Quand j’ai découvert ce qu’on nommait, dans les années 60, le cinéma underground, je fus frappé par la présence systématique, récurrente, d’amorces, de collures visibles et autres perforations dans presque tous les films visionnés ; ceux notamment de Bruce Conner, de Stan Brakhage ou de Jonas Mekas. Le conditionnement, hérité du cinéma industriel, était tel que, même en voyant un court métrage de found footage comme A Movie de Bruce Conner (1958), je me disais que, effectivement, le dessein de l’œuvre visait à construire une symphonie visuelle par la technique du montage hyperdense ; mais pourquoi, diable, cette amorce n’en finissait-elle pas ? J’avais présent à l’esprit le modèle du film traditionnel avec, d’abord, un générique à vocation fonctionnelle, puis le film lui-même qui, lui, pouvait se permettre toutes les audaces.
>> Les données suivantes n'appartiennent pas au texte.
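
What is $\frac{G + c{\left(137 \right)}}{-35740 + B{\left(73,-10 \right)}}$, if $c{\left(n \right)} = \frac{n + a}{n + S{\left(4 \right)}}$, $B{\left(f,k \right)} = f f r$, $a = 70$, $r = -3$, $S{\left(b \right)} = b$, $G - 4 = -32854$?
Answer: $\frac{1543881}{2431169} \approx 0.63504$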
Peu de textes existaient alors, en France, sur le sujet, et on pouvait se dire que peut-être, là, il y avait quelque maladresse due au manque d’argent des auteurs ou à la rapidité d’exécution des projets. J’ai rapidement compris que cette démarche, qui visait à rendre apparentes toutes les imperfections du filmage, gommées par les règles professionnelles régissant le cinéma, relevait de la philosophie même du film expérimental : redonner au médium son épaisseur physique et dénoncer le dictat du travail bien fait, normé, unidirectionnel.
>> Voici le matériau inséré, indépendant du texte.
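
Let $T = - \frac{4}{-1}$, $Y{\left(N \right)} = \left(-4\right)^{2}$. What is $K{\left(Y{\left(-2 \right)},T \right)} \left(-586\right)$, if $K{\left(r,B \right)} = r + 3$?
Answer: $-11134$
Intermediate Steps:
$Y{\left(N \right)} = 16$
$T = 4$ ($T = \left(-4\right) \left(-1\right) = 4$)
$K{\left(r,B \right)} = 3 + r$
$K{\left(Y{\left(-2 \right)},T \right)} \left(-586\right) = \left(3 + 16\right) \left(-586\right) = 19 \left(-586\right) = -11134$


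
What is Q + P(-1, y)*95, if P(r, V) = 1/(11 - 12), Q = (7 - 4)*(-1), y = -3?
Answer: -98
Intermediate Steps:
Q = -3 (Q = 3*(-1) = -3)
P(r, V) = -1 (P(r, V) = 1/(-1) = -1)
Q + P(-1, y)*95 = -3 - 1*95 = -3 - 95 = -98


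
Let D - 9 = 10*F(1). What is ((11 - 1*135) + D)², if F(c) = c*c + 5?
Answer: 3025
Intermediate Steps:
F(c) = 5 + c² (F(c) = c² + 5 = 5 + c²)
D = 69 (D = 9 + 10*(5 + 1²) = 9 + 10*(5 + 1) = 9 + 10*6 = 9 + 60 = 69)
((11 - 1*135) + D)² = ((11 - 1*135) + 69)² = ((11 - 135) + 69)² = (-124 + 69)² = (-55)² = 3025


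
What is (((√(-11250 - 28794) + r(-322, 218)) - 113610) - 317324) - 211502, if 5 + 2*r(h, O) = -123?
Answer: -642500 + 2*I*√10011 ≈ -6.425e+5 + 200.11*I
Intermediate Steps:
r(h, O) = -64 (r(h, O) = -5/2 + (½)*(-123) = -5/2 - 123/2 = -64)
(((√(-11250 - 28794) + r(-322, 218)) - 113610) - 317324) - 211502 = (((√(-11250 - 28794) - 64) - 113610) - 317324) - 211502 = (((√(-40044) - 64) - 113610) - 317324) - 211502 = (((2*I*√10011 - 64) - 113610) - 317324) - 211502 = (((-64 + 2*I*√10011) - 113610) - 317324) - 211502 = ((-113674 + 2*I*√10011) - 317324) - 211502 = (-430998 + 2*I*√10011) - 211502 = -642500 + 2*I*√10011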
Ce qui n’est qu’un élément – parmi d’autres – des travaux des film-makers évoqués, devient le matériau et le sujet central de Standard Gauge (Format standard) de Morgan Fisher : une ode à la chute (des bouts de 35 millimètres refilmés en 16), à l’amorce, aux peaux émulsives de toutes sortes.
Dissection pelliculaire
Standard Gauge se présente sous la forme d’un long ruban de bande transparente que l’objectif de la caméra dissèque. Sauf que la dissection proposée s’applique à un objet synthétique, déjà créé au préalable : il ne s’agit pas d’une bande trouvée, mais agencée, de manière très sophistiquée, sous son aspect visuel brut.
Ce moyen métrage se compose de trois parties : un texte didactique de trois minutes sur l’origine historique du 35 millimètres qui défile, en ouverture, sur un rouleau ; un générique de fin d’une minute et un « plan central » de 31 minutes (la durée maximum pour un chargeur de 16 millimètres), apparemment immobile.
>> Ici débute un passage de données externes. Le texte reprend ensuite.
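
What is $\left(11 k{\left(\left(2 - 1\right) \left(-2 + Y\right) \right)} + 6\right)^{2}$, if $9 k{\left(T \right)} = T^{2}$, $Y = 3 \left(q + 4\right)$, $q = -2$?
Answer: $\frac{52900}{81} \approx 653.09$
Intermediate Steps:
$Y = 6$ ($Y = 3 \left(-2 + 4\right) = 3 \cdot 2 = 6$)
$k{\left(T \right)} = \frac{T^{2}}{9}$
$\left(11 k{\left(\left(2 - 1\right) \left(-2 + Y\right) \right)} + 6\right)^{2} = \left(11 \frac{\left(\left(2 - 1\right) \left(-2 + 6\right)\right)^{2}}{9} + 6\right)^{2} = \left(11 \frac{\left(1 \cdot 4\right)^{2}}{9} + 6\right)^{2} = \left(11 \frac{4^{2}}{9} + 6\right)^{2} = \left(11 \cdot \frac{1}{9} \cdot 16 + 6\right)^{2} = \left(11 \cdot \frac{16}{9} + 6\right)^{2} = \left(\frac{176}{9} + 6\right)^{2} = \left(\frac{230}{9}\right)^{2} = \frac{52900}{81}$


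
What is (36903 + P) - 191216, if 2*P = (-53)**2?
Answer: -305817/2 ≈ -1.5291e+5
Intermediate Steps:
P = 2809/2 (P = (1/2)*(-53)**2 = (1/2)*2809 = 2809/2 ≈ 1404.5)
(36903 + P) - 191216 = (36903 + 2809/2) - 191216 = 76615/2 - 191216 = -305817/2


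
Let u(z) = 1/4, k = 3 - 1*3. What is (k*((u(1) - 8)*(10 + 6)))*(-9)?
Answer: 0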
L’objectif de la caméra, placé au dessus d’une table lumineuse, voit défiler, comme des protozoaires sous un microscope, un cha- pelet de chutes, de bouts de pellicules de format 35 millimètres refilmés et centrés à l’intérieur de la bande transparente dont ils ne recouvrent jamais toute la surface. En général, plusieurs photogrammes décadrés sont à l’image, certains sont coupés dans leur largeur.
Contrairement aux films de found footage, il n’y a ici aucun montage, aucune chimie, juste un peu physique : les bouts de pellicules sont placés, animés ou immobilisés manuellement sous l’objectif. Un projet extrêmement ambitieux sous-tend l’ensemble. Cette démarche minimaliste, proche du cinéma structurel et du courant conceptuel en art est, également, un film-journal (1). La voix de l’artiste organise le tout. On passe de l’histoire du médium à la fin du XIX ème siècle, telle que développée en ouverture par le texte – d’Edison aux Frères Lumière, Fisher esquisse la canonisation du 35 millimètres comme standard de l’industrie cinématographique –, à une biographie du cinéaste, lorsque, après cet incipit, il prend la parole et nous décrit quelques unes de ses tribulations comme documentaliste (dès 1969) puis monteur de séries B (certaines produites par Roger Corman). La narration commence sur un écran vide, blanc et lumineux. Le matériau proposé est intentionnellement pauvre : chutes usagées, plan inexposés, amorces diverses, plans manquants, images tests sur lesquelles nous reviendrons.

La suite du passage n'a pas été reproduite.